You can also stop into shops you like in your area and chat with owners or managers about your products and see if they would be interested in carrying your products. I don't often do this as I have not had a lot of luck with it, and I find that people are busy. They don't necessarily want to chat in the middle of their work day when they have a million other things to do, but can respond to an Instagram message or email whenever.
Online wholesale platforms…..
I work with two different wholesale platforms currently, Faire & Bulletin. Each platform is a bit different and all have pros and cons, but they work well for me at this point in my business. Both platforms offer 0% commission if a retailer signs up through your direct link, and Faire offers a little kick back if you sign up as a vendor and get accepted, here is the link for that!
Faire- Faire started a few years back and you have probably seen ads for them on Instagram or Facebook. It has become pretty saturated at this point, and I believe it is pretty hard to get accepted onto their platform. I have talked a lot about Faire on Instagram before, and there are many pros to being on the platform and many cons. Currently I find the pros outweigh the cons, but I am not sure that will be the case forever.
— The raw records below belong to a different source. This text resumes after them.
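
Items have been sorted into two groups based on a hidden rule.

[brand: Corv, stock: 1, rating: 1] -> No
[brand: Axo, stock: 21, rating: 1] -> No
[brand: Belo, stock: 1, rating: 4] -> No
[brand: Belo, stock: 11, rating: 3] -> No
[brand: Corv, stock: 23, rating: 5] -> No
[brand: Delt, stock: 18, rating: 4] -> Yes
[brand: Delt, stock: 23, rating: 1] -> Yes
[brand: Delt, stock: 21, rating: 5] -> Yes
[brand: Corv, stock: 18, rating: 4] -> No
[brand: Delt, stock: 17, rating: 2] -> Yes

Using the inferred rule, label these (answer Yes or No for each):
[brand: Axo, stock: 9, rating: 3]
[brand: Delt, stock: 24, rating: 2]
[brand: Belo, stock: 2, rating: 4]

No, Yes, No

Checking candidate rules against both groups, what survives is: brand is Delt.
[brand: Axo, stock: 9, rating: 3] — brand is Axo, hence No.
[brand: Delt, stock: 24, rating: 2] — brand is Delt, hence Yes.
[brand: Belo, stock: 2, rating: 4] — brand is Belo, hence No.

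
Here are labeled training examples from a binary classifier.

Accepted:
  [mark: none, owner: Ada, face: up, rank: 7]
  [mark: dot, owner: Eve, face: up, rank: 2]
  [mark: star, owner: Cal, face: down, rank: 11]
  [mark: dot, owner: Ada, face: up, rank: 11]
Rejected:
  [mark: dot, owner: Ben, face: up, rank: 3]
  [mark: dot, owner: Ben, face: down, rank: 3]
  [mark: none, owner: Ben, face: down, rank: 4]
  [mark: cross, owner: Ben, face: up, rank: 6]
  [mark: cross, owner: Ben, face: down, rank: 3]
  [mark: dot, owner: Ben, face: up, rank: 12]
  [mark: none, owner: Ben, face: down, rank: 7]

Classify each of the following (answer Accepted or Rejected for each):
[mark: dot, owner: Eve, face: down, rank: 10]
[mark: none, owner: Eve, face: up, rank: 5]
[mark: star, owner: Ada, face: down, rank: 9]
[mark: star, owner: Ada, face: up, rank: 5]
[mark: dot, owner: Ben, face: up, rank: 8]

All 'Accepted' examples share one property — owner is not Ben — and every 'Rejected' example lacks it.

Accepted, Accepted, Accepted, Accepted, Rejected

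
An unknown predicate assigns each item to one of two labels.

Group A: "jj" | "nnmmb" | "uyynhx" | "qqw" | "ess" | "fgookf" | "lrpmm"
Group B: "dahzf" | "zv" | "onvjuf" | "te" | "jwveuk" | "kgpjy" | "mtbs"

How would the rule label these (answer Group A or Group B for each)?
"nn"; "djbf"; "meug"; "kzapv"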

Faire does a lot of the heavy lifting, and for that they charge a hefty commission fee. The first order you receive from a shop comes with a 25% fee going to Faire, meaning if someone places an order for $100 with of goods (at already wholesale pricing), Faire is going to take $25 of that as their fee. Following orders from the same account Faire takes a 15% fee. Remember they do all the heavy lifting for you, and you probably would never have gotten an order from that account had they not found you on Faire (this is also why pricing appropriately is so important). They offer some really amazing Net Terms for shops, as well as shipping deals. If I was a store owner I would do a lot of my shopping via Faire. My big issue is with their return policy, allowing stores to return any items from their first order up to 60 days after they receive their order. You don't receive that item back, Faire goes on to sell it at a discounted price and you have no idea who ends up buying it. I don't love not knowing who is carrying my products in their shop, and sometimes shops have terrible reasons for returning items, such as a shop who returned an entire order of my plant hangers the day she got them because my hang tags mention I donate to Planned Parenthood, which is prominently written all over every description and my profile on Faire. Alas, can't win them all.
Bulletin is a much newer platform, but seems to be very beautifully curated, and comes with only a 5% commission fee on orders. I have only had a handful of orders on the platform at this point, and they seem to be working out some back end interface issues, but so far I am pleasantly surprised and happy with it.
I have yet to attend a tradeshow for my business. I have gone back and forth deciding if it is something worth it for me, and at this point the cost of entry is just a bit too high for me. It may be something you want to look into for your business though, just be aware booth fees tend to range from $4-7k.
The bottom line.....
The bottom line is you need to approach wholesale like you would any other facet of your business, do your research, understand the opportunity, and make a plan. Wholesale is not for everyone, I don't even know if it will be for me forever. Currently it is a HUGE part of my business and how I make money to live. Wholesale can put your brand in front of a lot of customers, and can be a truly beneficial tool to growing your brand. I hope this helps you get started tackling wholesale for your business, or maybe makes you realize wholesale isn't for you, or helps you grow your current wholesale.